Il richiamo agli affetti costituisce il gancio per l’ultima dimensione su cui si focalizza il 9° Rapporto di ricerca, ovvero quella strettamente privata. Qui i giovani ci raccontano di aver innanzitutto subìto la rimodulazione del tempo imposta dalla pandemia, tra giornate che non passano mai (15,5%) o che scorrono via troppo velocemente (21,5%), in entrambi i casi sovente con la sensazione di non aver fatto nulla di costruttivo (26,4%). Un tempo che, al contrario, anche quest’anno resta in cima alla lista delle riscoperte (tempo per se stessi: 16,6%, 15,1%: tempo per gli altri) insieme ancora una volta alla libertà (32,8%). Libertà che inevitabilmente si associa al concetto di tempo libero, bene prezioso che tuttavia solo la metà degli intervistati ritiene esista ancora (50,8%).
Privati del tempo, privati della libertà, privati della possibilità di muoversi liberamente nello spazio che li circonda, privati della loro quotidianità, i giovani poeti rispondono descrivendo la propria generazione come insicura (87%), demotivata (76,4%), impreparata (64,8%), solitaria (53,7%). Ma, come per la scuola e la sfera pubblica, anche per la dimensione privata il pessimismo del poeta cede presto il passo al felino, come testimoniano quel 68,3% e quel 57,4% per cui la generazione post-Covid è creativa e reattiva. I giovani non si abbandonano infatti al pessimismo, ma vi reagiscono forti del sostegno della propria famiglia, che emerge come il baluardo della speranza verso il futuro (32%). Una famiglia che i giovani sperano di poter presto tornare ad abbracciare, individuando in questo semplice gesto, prima ancora che nei viaggi, negli stadi e nei concerti, il simbolo del ritorno alla normalità (47%). Una normalità che appartiene, dunque, alla sfera dell’essere, prima ancora che a quella dell’avere o del fare.
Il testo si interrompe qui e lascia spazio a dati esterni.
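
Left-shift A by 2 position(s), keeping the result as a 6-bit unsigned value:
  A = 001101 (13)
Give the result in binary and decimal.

Shift left by 2: drop the top 2 bit(s), append 2 zero(s) on the right.
  001101  ->  discard [00], keep [1101], append 00
= 110100

Answer: 110100 (52)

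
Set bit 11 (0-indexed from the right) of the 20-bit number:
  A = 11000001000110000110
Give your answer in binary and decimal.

Mask = 1 << 11 = 00000000100000000000
Bit 11 of A is 0, so OR-ing with the mask flips it to 1.
  11000001000110000110
| 00000000100000000000
----------------------
  11000001100110000110

Answer: 11000001100110000110 (792966)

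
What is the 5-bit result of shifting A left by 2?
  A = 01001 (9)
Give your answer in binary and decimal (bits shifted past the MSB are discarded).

Shift left by 2: drop the top 2 bit(s), append 2 zero(s) on the right.
  01001  ->  discard [01], keep [001], append 00
= 00100

Answer: 00100 (4)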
Ed è qui che mi torna alla mente quella bellissima frase de Il Trono di Spade: «Quando cade la neve e soffiano i bianchi venti della tempesta - era solito infatti ripetere Ned Stark ai propri figli - il lupo solitario muore, ma il branco sopravvive». E allora, nell’inverno della pandemia, non possiamo che essere grati ai nostri giovani perché essi ci ricordano il valore autentico e imprescindibile del fare comunità.